Showing video of a para dog on a treadmill, which can’t move its feet unless you hold its tail up high and pinch it . . . the dogs hind legs then move right along in a stepping pattern.

Image of a dog with digital markers on its limbs that can be captured with infrared light and used to measure movement & coordination in really precise ways. They also measure electrophysiological outcomes (signal getting to muscle through the injury), and urodynamics with plain old catheters.

They’ve already published one study, which used autologous olfactory mucosal cell transplants (OECs) . . . you can find it in Brain here.

One of the cases was a 7 yr old male dachsund with a compression injury. (His name is Henry.) Henry didn’t recovery spontaneously . . . he got the OEC injection after being randomized to the treatment group. There were 34 dogs in this study, and Henry was one of 23 who got the cells.

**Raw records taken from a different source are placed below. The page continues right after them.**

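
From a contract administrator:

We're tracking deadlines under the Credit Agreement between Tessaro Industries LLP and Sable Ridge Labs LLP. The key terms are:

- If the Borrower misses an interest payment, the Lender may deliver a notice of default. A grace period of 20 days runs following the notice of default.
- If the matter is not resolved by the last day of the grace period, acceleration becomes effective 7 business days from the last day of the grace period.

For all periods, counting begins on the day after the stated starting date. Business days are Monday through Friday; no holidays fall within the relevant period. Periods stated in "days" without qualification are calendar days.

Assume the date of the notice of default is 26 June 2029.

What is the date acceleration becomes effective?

25 July 2029

The last day of the grace period: 26 June 2029 + 20 days = 16 July 2029.
From Monday, 16 July 2029, 7 business days (Jul 17, Jul 18, Jul 19, Jul 20, Jul 23, Jul 24, Jul 25, skipping weekends) brings us to Wednesday, 25 July 2029, which is the date acceleration becomes effective.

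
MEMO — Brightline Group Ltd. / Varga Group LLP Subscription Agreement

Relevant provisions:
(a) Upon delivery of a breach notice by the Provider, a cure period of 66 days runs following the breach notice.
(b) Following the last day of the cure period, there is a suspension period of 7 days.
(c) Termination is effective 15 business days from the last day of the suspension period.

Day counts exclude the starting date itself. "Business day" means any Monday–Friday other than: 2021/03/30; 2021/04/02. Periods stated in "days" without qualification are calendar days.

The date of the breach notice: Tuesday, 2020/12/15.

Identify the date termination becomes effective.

2021/03/19

The last day of the cure period: 2020/12/15 + 66 days = 2021/02/19.
Adding 7 calendar days to 2021/02/19 gives 2021/02/26, which is the last day of the suspension period.
From Friday, 2021/02/26, 15 business days (Mar 1, Mar 2, Mar 3, Mar 4, …, Mar 17, Mar 18, Mar 19, skipping weekends) brings us to Friday, 2021/03/19, which is the date termination becomes effective.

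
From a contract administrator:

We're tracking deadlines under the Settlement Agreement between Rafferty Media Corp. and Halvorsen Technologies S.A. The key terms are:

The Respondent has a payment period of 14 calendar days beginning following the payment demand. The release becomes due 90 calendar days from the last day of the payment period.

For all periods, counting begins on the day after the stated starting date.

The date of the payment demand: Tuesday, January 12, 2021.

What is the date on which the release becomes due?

Adding 14 calendar days to January 12, 2021 gives January 26, 2021, which is the last day of the payment period.
The date on which the release becomes due: 90 calendar days after January 26, 2021 is April 26, 2021.

April 26, 2021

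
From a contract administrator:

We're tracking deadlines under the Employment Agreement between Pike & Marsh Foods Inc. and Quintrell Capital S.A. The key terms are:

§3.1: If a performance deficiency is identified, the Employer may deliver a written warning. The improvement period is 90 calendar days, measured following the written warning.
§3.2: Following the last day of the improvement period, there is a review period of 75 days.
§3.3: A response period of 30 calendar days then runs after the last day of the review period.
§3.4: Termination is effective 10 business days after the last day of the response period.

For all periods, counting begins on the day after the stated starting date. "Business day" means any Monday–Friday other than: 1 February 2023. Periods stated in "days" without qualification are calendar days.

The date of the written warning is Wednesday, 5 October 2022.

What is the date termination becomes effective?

2 May 2023

The last day of the improvement period: 90 calendar days after 5 October 2022 is 3 January 2023.
The last day of the review period: 3 January 2023 + 75 days = 19 March 2023.
Adding 30 calendar days to 19 March 2023 gives 18 April 2023, which is the last day of the response period.
From Tuesday, 18 April 2023, 10 business days (Apr 19, Apr 20, Apr 21, Apr 24, Apr 25, Apr 26, Apr 27, Apr 28, May 1, May 2, skipping weekends) brings us to Tuesday, 2 May 2023, which is the date termination becomes effective.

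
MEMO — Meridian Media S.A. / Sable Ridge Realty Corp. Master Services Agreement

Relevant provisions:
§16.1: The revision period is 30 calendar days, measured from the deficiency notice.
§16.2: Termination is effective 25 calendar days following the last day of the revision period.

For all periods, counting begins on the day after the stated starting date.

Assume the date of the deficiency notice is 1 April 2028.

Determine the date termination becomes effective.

The last day of the revision period: 1 April 2028 + 30 days = 1 May 2028.
The date termination becomes effective: 1 May 2028 + 25 days = 26 May 2028.

26 May 2028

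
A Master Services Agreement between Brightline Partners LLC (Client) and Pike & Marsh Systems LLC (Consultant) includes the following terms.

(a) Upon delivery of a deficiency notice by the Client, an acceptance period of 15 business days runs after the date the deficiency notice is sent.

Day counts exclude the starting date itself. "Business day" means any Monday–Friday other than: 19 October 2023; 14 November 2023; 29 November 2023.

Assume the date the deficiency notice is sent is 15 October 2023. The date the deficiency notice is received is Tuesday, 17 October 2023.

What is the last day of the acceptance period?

6 November 2023

The last day of the acceptance period: 15 business days after Sunday, 15 October 2023, skipping weekends and the listed holiday on Oct 19 — Oct 16, Oct 17, Oct 18, Oct 20, …, Nov 2, Nov 3, Nov 6 — lands on Monday, 6 November 2023.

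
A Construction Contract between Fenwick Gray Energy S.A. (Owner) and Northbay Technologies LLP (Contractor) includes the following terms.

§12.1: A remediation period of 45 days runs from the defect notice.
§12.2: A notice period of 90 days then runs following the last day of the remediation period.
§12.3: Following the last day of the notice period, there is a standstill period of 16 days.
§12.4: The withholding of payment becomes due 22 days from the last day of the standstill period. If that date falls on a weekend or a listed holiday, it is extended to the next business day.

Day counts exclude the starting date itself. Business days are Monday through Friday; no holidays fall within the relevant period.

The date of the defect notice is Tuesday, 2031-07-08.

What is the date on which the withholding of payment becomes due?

2031-12-29

The last day of the remediation period: 2031-07-08 + 45 days = 2031-08-22.
The last day of the notice period: 2031-08-22 + 90 days = 2031-11-20.
The last day of the standstill period: 16 calendar days after 2031-11-20 is 2031-12-06.
Adding 22 calendar days to 2031-12-06 gives 2031-12-28, which is the date on which the withholding of payment becomes due. That falls on a Sunday, so it rolls to the next business day, Monday, 2031-12-29.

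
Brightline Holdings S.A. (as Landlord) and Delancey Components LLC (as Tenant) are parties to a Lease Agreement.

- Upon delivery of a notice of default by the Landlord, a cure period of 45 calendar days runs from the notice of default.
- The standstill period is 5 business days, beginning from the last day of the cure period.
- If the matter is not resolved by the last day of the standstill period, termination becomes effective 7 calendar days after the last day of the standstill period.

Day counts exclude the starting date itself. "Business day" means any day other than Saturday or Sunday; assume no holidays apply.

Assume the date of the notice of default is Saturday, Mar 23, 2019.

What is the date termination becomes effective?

Adding 45 calendar days to Mar 23, 2019 gives May 7, 2019, which is the last day of the cure period.
From Tuesday, May 7, 2019, 5 business days (May 8, May 9, May 10, May 13, May 14, skipping weekends) brings us to Tuesday, May 14, 2019, which is the last day of the standstill period.
The date termination becomes effective: 7 calendar days after May 14, 2019 is May 21, 2019.

May 21, 2019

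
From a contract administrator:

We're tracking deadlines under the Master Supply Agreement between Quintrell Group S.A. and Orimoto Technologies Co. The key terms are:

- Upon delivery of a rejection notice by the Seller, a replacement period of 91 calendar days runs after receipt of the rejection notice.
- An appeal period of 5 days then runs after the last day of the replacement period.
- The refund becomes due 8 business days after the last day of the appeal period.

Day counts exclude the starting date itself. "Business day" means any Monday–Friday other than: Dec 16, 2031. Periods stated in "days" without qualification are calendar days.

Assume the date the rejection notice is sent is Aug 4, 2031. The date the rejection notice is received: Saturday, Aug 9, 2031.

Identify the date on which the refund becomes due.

Adding 91 calendar days to Aug 9, 2031 gives Nov 8, 2031, which is the last day of the replacement period.
Adding 5 calendar days to Nov 8, 2031 gives Nov 13, 2031, which is the last day of the appeal period.
The date on which the refund becomes due: counting 8 business days from Thursday, Nov 13, 2031 (Nov 14, Nov 17, Nov 18, Nov 19, Nov 20, Nov 21, Nov 24, Nov 25, skipping weekends) reaches Tuesday, Nov 25, 2031.

Nov 25, 2031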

They followed the dogs for six months afterwards . . . and saw gradual improvement. At six months the video shows him walking (with difficulty) along the treadmill. This was good, but it was “cumbersome” to get the cells out of the dogs’ noses, culture them for several weeks, and then inject them. They wanted to try something better & simpler.

Image of the glial scar, full of CSPGs that inhibit axon growth. We know that ChABC (chondroitinase) tends to eat up CSPGs. They’re using a form of ChABC that’s heat-stabilized so that it k

They’ve so far recruited 42 cases and are aiming for 60 by the end of the trial, probably about a year from now. There’s a PT component that involves swimming . .. can’t give us results until they’re finished, GAH — I really wanted to hear at least a hint!

Credit for funding to Spinal Research of the UK. You can follow them on their facebook page. 🙂

Q: about that dog who could walk with his tail pinched and held up high. how did that work?

A: the lesion would have been around t-13 . . . the part that deals with back leg reflexes is below that. the reason is supposed to be plasticity in the remaining healthy bit of the cord . . it reverts back to some neo-natal reflexes–stepping movements not controlled by the brain.

Q: are all the dogs in the ChABC trial motor and sensory complete, and do they get PT before?

A: yes, they’re all motor/sensory complete. they’re also a long way out from injury, so many of them have had other things tried . . . we do require that their joints are still functional

Q: are the OECs terminally differentiated? or are they precursors (stem cells)?

A: yes, they are. they’re not stem cells. the biggest problem we have is that the source of them contains other types of cells, so we have to sort them very precisely, which is challenging . . . and while there was improvement, it wasn’t life-changing enough to justify the procedure

Q: if chABC was shown to be effective by your studies, would it come on the market for dogs, i.e., without all the protocol required for human trials?

A: ah, my knowledge of the US protocol isn’t complete enough to answer that question . . . (he’s British) . . .

Q: any anecdotal or owner stories about the controls getting better?

A: at the end of the trial we ask the owners, and at least 90% say their dogs got better. BUT the lab tech could guess with much better accuracy.